Although DEX exhibited dose-dependent cardio-protective effects, it was not able to completely reverse or suppress the cardiotoxicity of DOX in AC16 (Fig. 2C). In addition, DEX itself induced minimal growth inhibition in AC16, especially at higher concentrations (Fig. 2B), which was also observed in previous studies26. This minimal growth inhibition of DEX in AC16 was also accounted for within the developed TD model. Previous studies suggested a correlation for loss of AC16 cell viability and release of cardiotoxicity biomarkers such as BNP (Brain Natriuretic Peptide) in the in vitro setting31. Hence, the loss of cell viability was considered representative of DOX-induced cardiotoxicity in the current study. Regardless, the use of relevant biomarkers of cardiotoxicity, including BNP and Troponin34,35, as well as exploring other cell lines such as iPSC-derived cardiomyocytes (as against immortalized cardiomyocytes, AC16) could be some of the considerations for future studies36. Taken together, these results reiterate the need for further in-depth evaluation of DEX as a single agent and an optimized combination with DOX to overcome DIC, in a preclinical setting.

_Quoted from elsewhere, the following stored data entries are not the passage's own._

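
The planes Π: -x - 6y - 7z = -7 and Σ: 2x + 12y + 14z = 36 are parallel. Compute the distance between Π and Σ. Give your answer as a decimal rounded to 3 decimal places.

1.186

Rescale Σ by 1/(-2): -x - 6y - 7z = -18. Then distance = |-7 − (-18)| / √86 ≈ 1.186.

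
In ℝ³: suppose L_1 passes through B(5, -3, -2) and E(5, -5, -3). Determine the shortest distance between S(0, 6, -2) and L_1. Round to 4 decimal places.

6.4187

A direction vector for L_1 is E − B = (0, -2, -1).
Taking (5, -3, -2) on L_1 with direction v = (0, -2, -1): w = S − (5, -3, -2) = (-5, 9, 0), and w × v = (-9, -5, 10).
Distance = |w × v| / |v| = √206 / √5 ≈ 6.4187.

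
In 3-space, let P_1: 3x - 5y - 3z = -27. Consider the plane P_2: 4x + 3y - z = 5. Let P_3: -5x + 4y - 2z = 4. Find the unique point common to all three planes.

(0, 3, 4)

Solving the 3×3 linear system 3x - 5y - 3z = -27, 4x + 3y - z = 5, -5x + 4y - 2z = 4 (e.g. by elimination or Cramer's rule, determinant = -164) gives (0, 3, 4).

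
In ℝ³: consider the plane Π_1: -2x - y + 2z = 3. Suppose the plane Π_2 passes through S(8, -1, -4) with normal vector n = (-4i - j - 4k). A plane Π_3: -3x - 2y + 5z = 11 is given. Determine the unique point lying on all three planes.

(3, -5, 2)

Π_2: n·r = n·S gives -4x - y - 4z = -15.
Solving the 3×3 linear system -2x - y + 2z = 3, -4x - y - 4z = -15, -3x - 2y + 5z = 11 (e.g. by elimination or Cramer's rule, determinant = 4) gives (3, -5, 2).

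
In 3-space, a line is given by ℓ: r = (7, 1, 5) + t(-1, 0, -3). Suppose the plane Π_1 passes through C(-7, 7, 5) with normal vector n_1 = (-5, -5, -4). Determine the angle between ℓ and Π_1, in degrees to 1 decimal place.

Π_1: n_1·r = n_1·C gives -5x - 5y - 4z = -20.
sin θ = |n·v| / (|n||v|) = |17| / (√66 · √10) = 0.66172.
θ ≈ 41.4°.

41.4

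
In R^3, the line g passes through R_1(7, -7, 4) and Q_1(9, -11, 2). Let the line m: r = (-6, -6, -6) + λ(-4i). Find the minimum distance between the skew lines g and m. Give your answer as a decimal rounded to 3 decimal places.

9.391

A direction vector for g is Q_1 − R_1 = (2, -4, -2).
Common perpendicular direction n = (2, -4, -2) × (-4, 0, 0) = (0, 8, -16).
With w = (-6, -6, -6) − (7, -7, 4) = (-13, 1, -10), w · n = 168.
Distance = |w · n| / |n| = |168| / √320 ≈ 9.391.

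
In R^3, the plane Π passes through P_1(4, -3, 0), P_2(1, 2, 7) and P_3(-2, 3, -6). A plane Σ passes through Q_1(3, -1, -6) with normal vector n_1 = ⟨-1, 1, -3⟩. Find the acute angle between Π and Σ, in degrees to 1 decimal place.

P_1P_2 = (-3, 5, 7), P_1P_3 = (-6, 6, -6); a normal to Π is P_1P_2 × P_1P_3 = (-72, -60, 12).
Using P_1: Π has equation -72x - 60y + 12z = -108.
Σ: n_1·r = n_1·Q_1 gives -x + y - 3z = 14.
cos θ = |n₁·n₂| / (|n₁||n₂|) = |-24| / (√8928 · √11).
θ = arccos(0.07658) ≈ 85.6°.

85.6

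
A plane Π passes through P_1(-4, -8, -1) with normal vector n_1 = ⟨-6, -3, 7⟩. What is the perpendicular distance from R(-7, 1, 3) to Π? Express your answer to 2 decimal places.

1.96

Π: n_1·r = n_1·P_1 gives -6x - 3y + 7z = 41.
n·R − d = (-6)·(-7) + (-3)·(1) + (7)·(3) − 41 = 19; |n| = √94.
Distance = |19| / √94 = 19/√94 ≈ 1.96.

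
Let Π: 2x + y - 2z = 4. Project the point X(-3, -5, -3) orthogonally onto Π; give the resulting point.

(-1, -4, -5)

Foot = X − λn with λ = (n·X − d)/|n|² = (-5 − 4)/9 = -1.
Foot = (-3, -5, -3) − (-1)·(2, 1, -2) = (-1, -4, -5).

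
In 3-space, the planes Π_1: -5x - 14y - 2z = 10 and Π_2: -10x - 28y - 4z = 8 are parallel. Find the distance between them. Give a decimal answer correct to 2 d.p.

Rescale Π_2 by 1/2: -5x - 14y - 2z = 4. Then distance = |10 − 4| / √225 ≈ 0.40.

0.40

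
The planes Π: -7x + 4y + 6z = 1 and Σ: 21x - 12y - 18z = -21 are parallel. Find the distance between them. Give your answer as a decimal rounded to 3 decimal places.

0.597

Rescale Σ by 1/(-3): -7x + 4y + 6z = 7. Then distance = |1 − 7| / √101 ≈ 0.597.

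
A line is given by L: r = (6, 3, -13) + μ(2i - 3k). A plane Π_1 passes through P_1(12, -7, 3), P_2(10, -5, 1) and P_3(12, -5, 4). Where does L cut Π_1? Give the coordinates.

P_1P_2 = (-2, 2, -2), P_1P_3 = (0, 2, 1); a normal to Π_1 is P_1P_2 × P_1P_3 = (6, 2, -4).
Using P_1: Π_1 has equation 6x + 2y - 4z = 46.
Substitute r = (6, 3, -13) + t(2, 0, -3) into the plane: 94 + 24t = 46, so t = -2.
Intersection: (6, 3, -13) + (-2)·(2, 0, -3) = (2, 3, -7).

(2, 3, -7)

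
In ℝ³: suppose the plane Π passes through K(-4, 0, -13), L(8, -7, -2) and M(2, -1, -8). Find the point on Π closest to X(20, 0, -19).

(8, 3, -4)

KL = (12, -7, 11), KM = (6, -1, 5); a normal to Π is KL × KM = (-24, 6, 30).
Using K: Π has equation -24x + 6y + 30z = -294.
Foot = X − λn with λ = (n·X − d)/|n|² = (-1050 − (-294))/1512 = -1/2.
Foot = (20, 0, -19) − (-1/2)·(-24, 6, 30) = (8, 3, -4).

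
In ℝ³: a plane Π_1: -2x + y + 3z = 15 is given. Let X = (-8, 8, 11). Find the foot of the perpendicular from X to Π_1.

(-2, 5, 2)

Foot = X − λn with λ = (n·X − d)/|n|² = (57 − 15)/14 = 3.
Foot = (-8, 8, 11) − 3·(-2, 1, 3) = (-2, 5, 2).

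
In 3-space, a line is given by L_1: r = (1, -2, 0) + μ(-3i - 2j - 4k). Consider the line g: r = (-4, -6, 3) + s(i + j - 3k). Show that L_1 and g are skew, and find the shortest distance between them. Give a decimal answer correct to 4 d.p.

0.0609

Common perpendicular direction n = (-3, -2, -4) × (1, 1, -3) = (10, -13, -1).
With w = (-4, -6, 3) − (1, -2, 0) = (-5, -4, 3), w · n = -1.
Since n ≠ 0 the lines are not parallel, and w · n = -1 ≠ 0 so they do not intersect; hence they are skew.
Distance = |w · n| / |n| = |-1| / √270 ≈ 0.0609.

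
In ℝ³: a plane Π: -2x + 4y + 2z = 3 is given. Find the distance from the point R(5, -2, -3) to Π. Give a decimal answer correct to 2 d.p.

n·R − d = (-2)·(5) + (4)·(-2) + (2)·(-3) − 3 = -27; |n| = √24.
Distance = |-27| / √24 = 27/√24 ≈ 5.51.

5.51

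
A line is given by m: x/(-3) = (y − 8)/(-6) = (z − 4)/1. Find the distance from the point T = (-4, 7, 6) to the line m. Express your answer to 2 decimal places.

3.51

m has direction (-3, -6, 1) through (0, 8, 4).
Taking (0, 8, 4) on m with direction v = (-3, -6, 1): w = T − (0, 8, 4) = (-4, -1, 2), and w × v = (11, -2, 21).
Distance = |w × v| / |v| = √566 / √46 ≈ 3.51.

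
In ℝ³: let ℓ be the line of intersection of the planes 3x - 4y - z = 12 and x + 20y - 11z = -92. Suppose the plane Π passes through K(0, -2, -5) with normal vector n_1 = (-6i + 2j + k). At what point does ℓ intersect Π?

(1, -3, 3)

Direction of ℓ: (3, -4, -1) × (1, 20, -11) = (64, 32, 64).
A point on ℓ: solving the two plane equations with x = 5 gives (5, -1, 7).
Π: n_1·r = n_1·K gives -6x + 2y + z = -9.
Substitute r = (5, -1, 7) + t(64, 32, 64) into the plane: -25 + (-256)t = -9, so t = -1/16.
Intersection: (5, -1, 7) + (-1/16)·(64, 32, 64) = (1, -3, 3).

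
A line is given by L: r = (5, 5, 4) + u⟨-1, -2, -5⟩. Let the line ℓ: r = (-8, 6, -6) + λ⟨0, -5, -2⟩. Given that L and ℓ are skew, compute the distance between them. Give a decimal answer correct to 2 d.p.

10.19

Common perpendicular direction n = (-1, -2, -5) × (0, -5, -2) = (-21, -2, 5).
With w = (-8, 6, -6) − (5, 5, 4) = (-13, 1, -10), w · n = 221.
Distance = |w · n| / |n| = |221| / √470 ≈ 10.19.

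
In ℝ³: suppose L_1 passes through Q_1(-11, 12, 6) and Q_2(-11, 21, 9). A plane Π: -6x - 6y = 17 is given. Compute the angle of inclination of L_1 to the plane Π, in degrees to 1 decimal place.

42.1

A direction vector for L_1 is Q_2 − Q_1 = (0, 9, 3).
sin θ = |n·v| / (|n||v|) = |-54| / (√72 · √90) = 0.67082.
θ ≈ 42.1°.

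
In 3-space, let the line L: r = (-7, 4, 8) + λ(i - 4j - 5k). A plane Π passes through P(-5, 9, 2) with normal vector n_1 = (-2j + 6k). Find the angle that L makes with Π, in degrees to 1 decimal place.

Π: n_1·r = n_1·P gives -2y + 6z = -6.
sin θ = |n·v| / (|n||v|) = |-22| / (√40 · √42) = 0.53675.
θ ≈ 32.5°.

32.5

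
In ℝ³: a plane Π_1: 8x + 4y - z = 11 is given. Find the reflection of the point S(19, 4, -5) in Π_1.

(-13, -12, -1)

λ = (n·S − d)/|n|² = (173 − 11)/81 = 2.
Reflection = S − 2λn = (19, 4, -5) − 4·(8, 4, -1) = (-13, -12, -1).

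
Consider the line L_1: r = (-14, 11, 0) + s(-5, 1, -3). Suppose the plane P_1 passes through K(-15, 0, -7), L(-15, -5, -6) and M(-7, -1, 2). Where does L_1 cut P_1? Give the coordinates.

(1, 8, 9)

KL = (0, -5, 1), KM = (8, -1, 9); a normal to P_1 is KL × KM = (-44, 8, 40).
Using K: P_1 has equation -44x + 8y + 40z = 380.
Substitute r = (-14, 11, 0) + t(-5, 1, -3) into the plane: 704 + 108t = 380, so t = -3.
Intersection: (-14, 11, 0) + (-3)·(-5, 1, -3) = (1, 8, 9).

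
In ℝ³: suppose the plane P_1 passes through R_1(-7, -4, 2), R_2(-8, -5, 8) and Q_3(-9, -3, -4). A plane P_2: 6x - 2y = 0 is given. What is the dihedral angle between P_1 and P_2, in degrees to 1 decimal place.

R_1R_2 = (-1, -1, 6), R_1Q_3 = (-2, 1, -6); a normal to P_1 is R_1R_2 × R_1Q_3 = (0, -18, -3).
Using R_1: P_1 has equation -18y - 3z = 66.
cos θ = |n₁·n₂| / (|n₁||n₂|) = |36| / (√333 · √40).
θ = arccos(0.31193) ≈ 71.8°.

71.8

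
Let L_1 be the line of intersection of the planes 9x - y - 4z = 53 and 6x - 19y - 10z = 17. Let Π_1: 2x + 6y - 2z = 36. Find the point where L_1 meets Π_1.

(4, 3, -5)

Direction of L_1: (9, -1, -4) × (6, -19, -10) = (-66, 66, -165).
A point on L_1: solving the two plane equations with x = 0 gives (0, 7, -15).
Substitute r = (0, 7, -15) + t(-66, 66, -165) into the plane: 72 + 594t = 36, so t = -2/33.
Intersection: (0, 7, -15) + (-2/33)·(-66, 66, -165) = (4, 3, -5).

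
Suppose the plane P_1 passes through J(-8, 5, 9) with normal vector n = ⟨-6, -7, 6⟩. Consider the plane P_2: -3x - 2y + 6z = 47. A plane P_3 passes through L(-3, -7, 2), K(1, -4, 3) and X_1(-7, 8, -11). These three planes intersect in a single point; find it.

(5, -7, 8)

P_1: n·r = n·J gives -6x - 7y + 6z = 67.
LK = (4, 3, 1), LX_1 = (-4, 15, -13); a normal to P_3 is LK × LX_1 = (-54, 48, 72).
Using L: P_3 has equation -54x + 48y + 72z = -30.
Solving the 3×3 linear system -6x - 7y + 6z = 67, -3x - 2y + 6z = 47, -54x + 48y + 72z = -30 (e.g. by elimination or Cramer's rule, determinant = 1836) gives (5, -7, 8).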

Finally, we extended the cell-based TD models to perform clinical simulations and predict the effects of long-term dosing regimens on the cell viabilty of AC16. Overall, the main goal here was not to predict the clinical response, but to utilize this strategy of in vitro-in vivo translation to identify optimized DEX:DOX ratios as well as dosing regimens for the combination that can offer maximal cardio-protection, which can then be tested preclinically. This can substantially help in better designing of future preclinical studies and better selection of DOX and DEX treatment groups. Consistently, we predicted the DEX:DOX dose of 10:1 or 20:1 to provide maximal cardioprotective effects. In addition, DOX Q3W (total dose administered every three weeks) was predicted to offer more cardioprotective effects as compared with DOX Q1W (fractionated dose administered every week), in the presence or absence of DEX. Efforts are ongoing to leverage previously developed more mechanistic, PBPK (Physiologically-Based Pharmacokinetic) models31,37 to characterize tissue (e.g. heart) concentrations (over time) for DOX and DEX to better predict TD and DEX’s cardioprotective effects31 in a preclinical and clinical setting.

Conclusion

To summarize, we have developed a proof-of-concept cell-based TD model which can serve as a platform to optimize DOX and DEX combinations to counteract DIC. Efforts are ongoing to extend the PK model to include different tissue compartments including the heart and link the cardiac drug concentrations for the TD predictions. Similarly, capturing the dynamic changes in the intracellular signaling pathway for DOX and DEX TD models can enable better quantitative understanding of the underlying mechanisms involved in DIC and DEX-induced cardioprotection. Such developed PK/PD models can serve as in silico tools to assess DIC and design better preclinical in vivo studies for DOX and DEX combinations.